Mullis urged members of the audience to look up ``AIDS and
cause and HIV'' on the Internet. ``You won't find thousands of
medical research papers,'' he said. ``No one has ever isolated
HIV. No one has a bottle in their lab called HIV.''
It has certainly never been found in animals, he said, although
some scientists say a similar virus, SIV (simian
immunodeficiency virus) appears in monkeys.
But if the monkey disease were really all that similar ``we would
be testing cures, not in willing people, but in unwilling
monkeys.''
`No one has ever isolated HIV. No one has a bottle
in their lab called HIV.' - Chemist Kary Mullis
Carl Strygg, co-founder of HEAL Toronto, says he invited
Mullis to show that scientists are questioning current AIDS
research and also to inform people of the dangers of AZT,
which Mullis opposes as a treatment for AIDS because it is
highly toxic and has severe side effects.
Mullis, who is known for being a hard-drinking, thrice-divorced
surfer and a fan of psychedelic drugs, has been attacked by
critics for his views as well as his lifestyle.
``Critics who attack someone's lifestyle are just as guilty as the
people who suppress the questions in the first place,'' said Leslie
Anthony, a scientist at the Centre for Biodiversity and
Conservation of Biology at the Royal Ontario Museum.
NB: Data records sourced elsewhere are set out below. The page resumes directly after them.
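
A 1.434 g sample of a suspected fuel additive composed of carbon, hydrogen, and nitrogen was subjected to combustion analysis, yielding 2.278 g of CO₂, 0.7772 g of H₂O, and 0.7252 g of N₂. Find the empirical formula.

mol C = 2.278 g CO₂ ÷ 44.009 g/mol = 0.051762 mol
mol H = 2 × 0.7772 g H₂O ÷ 18.015 g/mol = 0.086284 mol
mol N = 2 × 0.7252 g N₂ ÷ 28.014 g/mol = 0.051774 mol
Divide by the smallest (0.051762 mol): C 1.000, H 1.667, N 1.000
Multiplying each by 3 gives whole numbers: C 3.00, H 5.00, N 3.00

C3H5N3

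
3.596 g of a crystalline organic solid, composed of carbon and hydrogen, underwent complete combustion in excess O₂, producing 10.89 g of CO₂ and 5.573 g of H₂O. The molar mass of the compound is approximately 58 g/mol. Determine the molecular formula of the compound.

C4H10

mol C = 10.89 g CO₂ ÷ 44.009 g/mol = 0.24745 mol
mol H = 2 × 5.573 g H₂O ÷ 18.015 g/mol = 0.61871 mol
Divide by the smallest (0.24745 mol): C 1.000, H 2.500
Multiplying each by 2 gives whole numbers: C 2.00, H 5.00
Empirical formula: C2H5
Empirical-formula mass = 29.06 g/mol; 58 ÷ 29.06 ≈ 2, so the molecular formula is C4H10.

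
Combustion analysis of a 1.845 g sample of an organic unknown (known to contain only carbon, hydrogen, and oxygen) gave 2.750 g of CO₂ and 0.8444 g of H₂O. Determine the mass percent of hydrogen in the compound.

5.12%

mol C = 2.750 g CO₂ ÷ 44.009 g/mol = 0.062487 mol
mol H = 2 × 0.8444 g H₂O ÷ 18.015 g/mol = 0.093744 mol
mass O = 1.845 − (0.75053 + 0.094494) = 0.99997 g → mol O = 0.99997 ÷ 15.999 = 0.062502 mol
mass % H = 0.094494 g ÷ 1.845 g × 100%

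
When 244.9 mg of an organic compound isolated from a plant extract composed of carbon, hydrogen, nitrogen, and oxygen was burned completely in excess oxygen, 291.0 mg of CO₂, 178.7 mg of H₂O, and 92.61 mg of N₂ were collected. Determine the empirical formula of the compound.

mol C = 0.2910 g CO₂ ÷ 44.009 g/mol = 0.0066123 mol
mol H = 2 × 0.1787 g H₂O ÷ 18.015 g/mol = 0.019839 mol
mol N = 2 × 0.09261 g N₂ ÷ 28.014 g/mol = 0.0066117 mol
mass O = 0.2449 − (0.079420 + 0.019998 + 0.092610) = 0.052872 g → mol O = 0.052872 ÷ 15.999 = 0.0033047 mol
Divide by the smallest (0.0033047 mol): C 2.001, H 6.003, N 2.001, O 1.000

C2H6N2O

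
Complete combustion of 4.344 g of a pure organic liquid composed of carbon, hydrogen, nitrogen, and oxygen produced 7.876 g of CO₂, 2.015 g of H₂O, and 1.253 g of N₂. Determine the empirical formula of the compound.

C4H5N2O

mol C = 7.876 g CO₂ ÷ 44.009 g/mol = 0.17896 mol
mol H = 2 × 2.015 g H₂O ÷ 18.015 g/mol = 0.22370 mol
mol N = 2 × 1.253 g N₂ ÷ 28.014 g/mol = 0.089455 mol
mass O = 4.344 − (2.1495 + 0.22549 + 1.2530) = 0.71598 g → mol O = 0.71598 ÷ 15.999 = 0.044751 mol
Divide by the smallest (0.044751 mol): C 3.999, H 4.999, N 1.999, O 1.000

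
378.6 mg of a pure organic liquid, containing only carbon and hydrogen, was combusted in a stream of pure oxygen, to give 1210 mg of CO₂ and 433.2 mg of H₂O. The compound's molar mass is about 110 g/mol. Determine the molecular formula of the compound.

C8H14

mol C = 1.210 g CO₂ ÷ 44.009 g/mol = 0.027494 mol
mol H = 2 × 0.4332 g H₂O ÷ 18.015 g/mol = 0.048093 mol
Divide by the smallest (0.027494 mol): C 1.000, H 1.749
Multiplying each by 4 gives whole numbers: C 4.00, H 7.00
Empirical formula: C4H7
Empirical-formula mass = 55.10 g/mol; 110 ÷ 55.10 ≈ 2, so the molecular formula is C8H14.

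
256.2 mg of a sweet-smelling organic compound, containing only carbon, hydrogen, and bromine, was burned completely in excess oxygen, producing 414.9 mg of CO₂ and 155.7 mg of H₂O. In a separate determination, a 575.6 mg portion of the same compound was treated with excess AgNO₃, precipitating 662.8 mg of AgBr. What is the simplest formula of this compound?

C6H11Br

mol C = 0.4149 g CO₂ ÷ 44.009 g/mol = 0.0094276 mol
mol H = 2 × 0.1557 g H₂O ÷ 18.015 g/mol = 0.017286 mol
From the AgBr data: mol Br per gram of compound = (0.6628 ÷ 187.772) ÷ 0.5756 = 0.0061324 mol/g, so in the 0.2562 g combustion sample mol Br = 0.0015711 mol
Divide by the smallest (0.0015711 mol): C 6.001, H 11.002, Br 1.000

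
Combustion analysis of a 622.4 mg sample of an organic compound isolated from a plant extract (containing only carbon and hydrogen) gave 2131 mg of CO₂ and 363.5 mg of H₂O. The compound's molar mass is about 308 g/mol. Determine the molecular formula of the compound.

C24H20

mol C = 2.131 g CO₂ ÷ 44.009 g/mol = 0.048422 mol
mol H = 2 × 0.3635 g H₂O ÷ 18.015 g/mol = 0.040355 mol
Divide by the smallest (0.040355 mol): C 1.200, H 1.000
Multiplying each by 5 gives whole numbers: C 6.00, H 5.00
Empirical formula: C6H5
Empirical-formula mass = 77.11 g/mol; 308 ÷ 77.11 ≈ 4, so the molecular formula is C24H20.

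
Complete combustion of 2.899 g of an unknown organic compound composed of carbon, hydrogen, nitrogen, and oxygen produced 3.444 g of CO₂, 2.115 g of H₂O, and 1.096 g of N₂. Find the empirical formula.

C2H6N2O

mol C = 3.444 g CO₂ ÷ 44.009 g/mol = 0.078257 mol
mol H = 2 × 2.115 g H₂O ÷ 18.015 g/mol = 0.23480 mol
mol N = 2 × 1.096 g N₂ ÷ 28.014 g/mol = 0.078247 mol
mass O = 2.899 − (0.93994 + 0.23668 + 1.0960) = 0.62638 g → mol O = 0.62638 ÷ 15.999 = 0.039151 mol
Divide by the smallest (0.039151 mol): C 1.999, H 5.997, N 1.999, O 1.000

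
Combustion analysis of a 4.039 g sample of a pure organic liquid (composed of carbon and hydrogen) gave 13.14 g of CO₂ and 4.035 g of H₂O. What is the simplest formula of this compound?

mol C = 13.14 g CO₂ ÷ 44.009 g/mol = 0.29858 mol
mol H = 2 × 4.035 g H₂O ÷ 18.015 g/mol = 0.44796 mol
Divide by the smallest (0.29858 mol): C 1.000, H 1.500
Multiplying each by 2 gives whole numbers: C 2.00, H 3.00

C2H3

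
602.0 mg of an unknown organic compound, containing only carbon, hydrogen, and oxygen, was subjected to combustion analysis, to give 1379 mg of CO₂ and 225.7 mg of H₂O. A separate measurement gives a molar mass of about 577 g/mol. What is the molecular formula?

C30H24O12

mol C = 1.379 g CO₂ ÷ 44.009 g/mol = 0.031334 mol
mol H = 2 × 0.2257 g H₂O ÷ 18.015 g/mol = 0.025057 mol
mass O = 0.6020 − (0.37636 + 0.025257) = 0.20038 g → mol O = 0.20038 ÷ 15.999 = 0.012525 mol
Divide by the smallest (0.012525 mol): C 2.502, H 2.001, O 1.000
Multiplying each by 2 gives whole numbers: C 5.00, H 4.00, O 2.00
Empirical formula: C5H4O2
Empirical-formula mass = 96.08 g/mol; 577 ÷ 96.08 ≈ 6, so the molecular formula is C30H24O12.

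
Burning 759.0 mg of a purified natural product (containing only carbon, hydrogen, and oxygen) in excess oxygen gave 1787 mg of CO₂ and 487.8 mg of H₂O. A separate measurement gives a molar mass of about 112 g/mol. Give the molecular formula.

mol C = 1.787 g CO₂ ÷ 44.009 g/mol = 0.040605 mol
mol H = 2 × 0.4878 g H₂O ÷ 18.015 g/mol = 0.054155 mol
mass O = 0.7590 − (0.48771 + 0.054588) = 0.21670 g → mol O = 0.21670 ÷ 15.999 = 0.013545 mol
Divide by the smallest (0.013545 mol): C 2.998, H 3.998, O 1.000
Empirical formula: C3H4O
Empirical-formula mass = 56.06 g/mol; 112 ÷ 56.06 ≈ 2, so the molecular formula is C6H8O2.

C6H8O2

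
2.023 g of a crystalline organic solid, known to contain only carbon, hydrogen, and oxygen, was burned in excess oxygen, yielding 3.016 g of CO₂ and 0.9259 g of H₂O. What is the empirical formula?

C2H3O2

mol C = 3.016 g CO₂ ÷ 44.009 g/mol = 0.068531 mol
mol H = 2 × 0.9259 g H₂O ÷ 18.015 g/mol = 0.10279 mol
mass O = 2.023 − (0.82313 + 0.10361) = 1.0963 g → mol O = 1.0963 ÷ 15.999 = 0.068520 mol
Divide by the smallest (0.068520 mol): C 1.000, H 1.500, O 1.000
Multiplying each by 2 gives whole numbers: C 2.00, H 3.00, O 2.00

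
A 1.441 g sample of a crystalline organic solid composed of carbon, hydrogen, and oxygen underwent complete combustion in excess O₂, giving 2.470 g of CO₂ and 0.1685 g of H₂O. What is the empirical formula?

C6H2O5

mol C = 2.470 g CO₂ ÷ 44.009 g/mol = 0.056125 mol
mol H = 2 × 0.1685 g H₂O ÷ 18.015 g/mol = 0.018707 mol
mass O = 1.441 − (0.67412 + 0.018856) = 0.74803 g → mol O = 0.74803 ÷ 15.999 = 0.046755 mol
Divide by the smallest (0.018707 mol): C 3.000, H 1.000, O 2.499
Multiplying each by 2 gives whole numbers: C 6.00, H 2.00, O 5.00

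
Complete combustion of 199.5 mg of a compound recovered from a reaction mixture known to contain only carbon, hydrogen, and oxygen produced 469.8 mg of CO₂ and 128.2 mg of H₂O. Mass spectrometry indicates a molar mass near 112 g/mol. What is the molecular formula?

C6H8O2

mol C = 0.4698 g CO₂ ÷ 44.009 g/mol = 0.010675 mol
mol H = 2 × 0.1282 g H₂O ÷ 18.015 g/mol = 0.014233 mol
mass O = 0.1995 − (0.12822 + 0.014346) = 0.056935 g → mol O = 0.056935 ÷ 15.999 = 0.0035587 mol
Divide by the smallest (0.0035587 mol): C 3.000, H 3.999, O 1.000
Empirical formula: C3H4O
Empirical-formula mass = 56.06 g/mol; 112 ÷ 56.06 ≈ 2, so the molecular formula is C6H8O2.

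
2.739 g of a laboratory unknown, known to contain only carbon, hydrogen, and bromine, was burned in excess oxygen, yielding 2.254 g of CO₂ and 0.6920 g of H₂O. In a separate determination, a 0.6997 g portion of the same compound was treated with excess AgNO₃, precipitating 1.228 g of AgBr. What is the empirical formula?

mol C = 2.254 g CO₂ ÷ 44.009 g/mol = 0.051217 mol
mol H = 2 × 0.6920 g H₂O ÷ 18.015 g/mol = 0.076825 mol
From the AgBr data: mol Br per gram of compound = (1.228 ÷ 187.772) ÷ 0.6997 = 0.0093466 mol/g, so in the 2.739 g combustion sample mol Br = 0.025600 mol
Divide by the smallest (0.025600 mol): C 2.001, H 3.001, Br 1.000

C2H3Br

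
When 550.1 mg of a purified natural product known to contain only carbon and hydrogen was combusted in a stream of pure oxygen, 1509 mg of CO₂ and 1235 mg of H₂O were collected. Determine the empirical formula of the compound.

CH4

mol C = 1.509 g CO₂ ÷ 44.009 g/mol = 0.034288 mol
mol H = 2 × 1.235 g H₂O ÷ 18.015 g/mol = 0.13711 mol
Divide by the smallest (0.034288 mol): C 1.000, H 3.999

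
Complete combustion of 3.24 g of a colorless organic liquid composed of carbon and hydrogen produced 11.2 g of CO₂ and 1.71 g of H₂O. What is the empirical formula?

mol C = 11.2 g CO₂ ÷ 44.009 g/mol = 0.2545 mol
mol H = 2 × 1.71 g H₂O ÷ 18.015 g/mol = 0.1898 mol
Divide by the smallest (0.1898 mol): C 1.341, H 1.000
Multiplying each by 3 gives whole numbers: C 4.02, H 3.00

C4H3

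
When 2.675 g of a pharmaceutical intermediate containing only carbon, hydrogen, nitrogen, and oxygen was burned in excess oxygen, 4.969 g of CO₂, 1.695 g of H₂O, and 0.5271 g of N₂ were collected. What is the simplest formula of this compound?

mol C = 4.969 g CO₂ ÷ 44.009 g/mol = 0.11291 mol
mol H = 2 × 1.695 g H₂O ÷ 18.015 g/mol = 0.18818 mol
mol N = 2 × 0.5271 g N₂ ÷ 28.014 g/mol = 0.037631 mol
mass O = 2.675 − (1.3561 + 0.18968 + 0.52710) = 0.60207 g → mol O = 0.60207 ÷ 15.999 = 0.037632 mol
Divide by the smallest (0.037631 mol): C 3.000, H 5.001, N 1.000, O 1.000

C3H5NO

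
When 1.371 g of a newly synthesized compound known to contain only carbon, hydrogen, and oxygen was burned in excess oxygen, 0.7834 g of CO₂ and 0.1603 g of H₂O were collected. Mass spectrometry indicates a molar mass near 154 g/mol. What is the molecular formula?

mol C = 0.7834 g CO₂ ÷ 44.009 g/mol = 0.017801 mol
mol H = 2 × 0.1603 g H₂O ÷ 18.015 g/mol = 0.017796 mol
mass O = 1.371 − (0.21381 + 0.017939) = 1.1393 g → mol O = 1.1393 ÷ 15.999 = 0.071208 mol
Divide by the smallest (0.017796 mol): C 1.000, H 1.000, O 4.001
Empirical formula: CHO4
Empirical-formula mass = 77.02 g/mol; 154 ÷ 77.02 ≈ 2, so the molecular formula is C2H2O8.

C2H2O8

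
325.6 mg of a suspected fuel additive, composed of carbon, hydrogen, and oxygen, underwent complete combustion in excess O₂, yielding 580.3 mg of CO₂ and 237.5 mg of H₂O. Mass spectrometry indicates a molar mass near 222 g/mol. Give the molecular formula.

mol C = 0.5803 g CO₂ ÷ 44.009 g/mol = 0.013186 mol
mol H = 2 × 0.2375 g H₂O ÷ 18.015 g/mol = 0.026367 mol
mass O = 0.3256 − (0.15838 + 0.026578) = 0.14065 g → mol O = 0.14065 ÷ 15.999 = 0.0087909 mol
Divide by the smallest (0.0087909 mol): C 1.500, H 2.999, O 1.000
Multiplying each by 2 gives whole numbers: C 3.00, H 6.00, O 2.00
Empirical formula: C3H6O2
Empirical-formula mass = 74.08 g/mol; 222 ÷ 74.08 ≈ 3, so the molecular formula is C9H18O6.

C9H18O6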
He likened Mullis to Vincent Van Gogh and Sigmund Freud,
both geniuses of their time who used illicit drugs, he said after
Mullis' speech.
Mullis received the Nobel prize in chemistry in 1993 for
developing the polymerase chain reaction method, a technique
that allows researchers to produce millions of copies of a single
microscopic strand of DNA within hours.
At the time, it was cutting-edge in AIDS research - touted to be
a way to seclude HIV, which scientists then theorized was the
cause of AIDS.
He later used his research for more bizarre causes. In 1995, he
bought the rights to extract DNA from a lock of Elvis Presley's
hair, and using his ``gene amplification'' method that won him
the Nobel Prize, he was to make millions of copies of Presley's
genes and preserve them inside artificial gemstones, to be made
into a line of jewelry.
More recently, Mullis assisted O. J. Simpson's defence team as a
DNA expert.
////////////////////////////////////////////////
Monday, October 19, 1998
The Toronto Sun
'Danger' in HIV theory
By JACKIE BURNS, Toronto Sun
Arguing his theory that HIV doesn't cause AIDS, Nobel
prize-winning chemist Dr. Kary Mullis last night angered local
doctors
who say his message removes incentives to safe sex.
"I think it's dangerous," said Dr. Meb Rashid, a family doctor
who has travelled to Africa to work with AIDS patients.
"If he discredits the idea of a virus, it takes away incentives for
people to practise safe sex."
"He's telling people not to take their medication," said Dr.
Steve Strigler of Toronto.
Speaking at the University of Toronto's OISE auditorium,
Mullis, who claims that there is no reference to be found that
HIV causes AIDS, dared anybody to prove him wrong.
"Go to the Internet and find that reference. Find that person
who told the world that HIV causes AIDS," he challenged the
packed auditorium.
The eccentric 53-year-old Californian, who has a PhD in
biochemistry and admits to having endulged in hallucinogenic
drugs and pot, left many in the crowd either doubled over in
laughter or too angry to talk.
The forum was set up by HEAL, (Health Education AIDS Liaison), a dissident AIDS
group, which claims 500 supporters in Toronto and Vancouver and 10,000 worldwide.